I just wanna run into A.'s arms and stay there, for ever.



Thats the only thing I really want.

Every single day.
 
The feel of His hands in my hair.
The sting of His slap on my ass.
His cock in my mouth.
 
My very first Mistress was to panty gage me. You know having her panties shoved in your mouth. So she had me tied down, and put a basket of dirty laundry in front of my face. She found a very raunchy pair of pint panties that she not only masterbated in but farted in. Hot dogs and chillie, were what she ate that night. It was gross, humiliating, painful (she paddled me good with a hairbrush,) and I miss it.

That is why from time to time the old man smiles, but will not tell what is really on his mind.
 
Craving Him. His voice. His touch. His kiss. His love.
Wanting October to get here sooner...to feel all of Him.
 
Giving a nice, long, erotic spanking until your ass is flushed with heat.
 
i need playtime with my Sir.

Hell...i just even crave hugs and kisses.

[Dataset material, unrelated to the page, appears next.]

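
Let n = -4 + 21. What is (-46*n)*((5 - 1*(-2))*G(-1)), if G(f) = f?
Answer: 5474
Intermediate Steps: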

This long distance shit is hard...but i wouldn't trade being His for the world.
 
love

To find where true love really lies and never let go of that moment.
To look into his eyes and have him kiss me like never before and have time stop in its tracks so that moment would never end.
 
To tie her down again, and to get her off with only my smallest finger. That was a few months ago, and she will be back from overseas in... 3 days.
 
i need playtime with my Sir.

Hell...i just even crave hugs and kisses.

This long distance shit is hard...but i wouldn't trade being His for the world.

Quoted for truth.

I feel the same way. LD is very hard, but I won't trade it for anything. At least we have the phone, web cam and internet. Soon, in person, and when it all works out, living together...hopefully in the next year.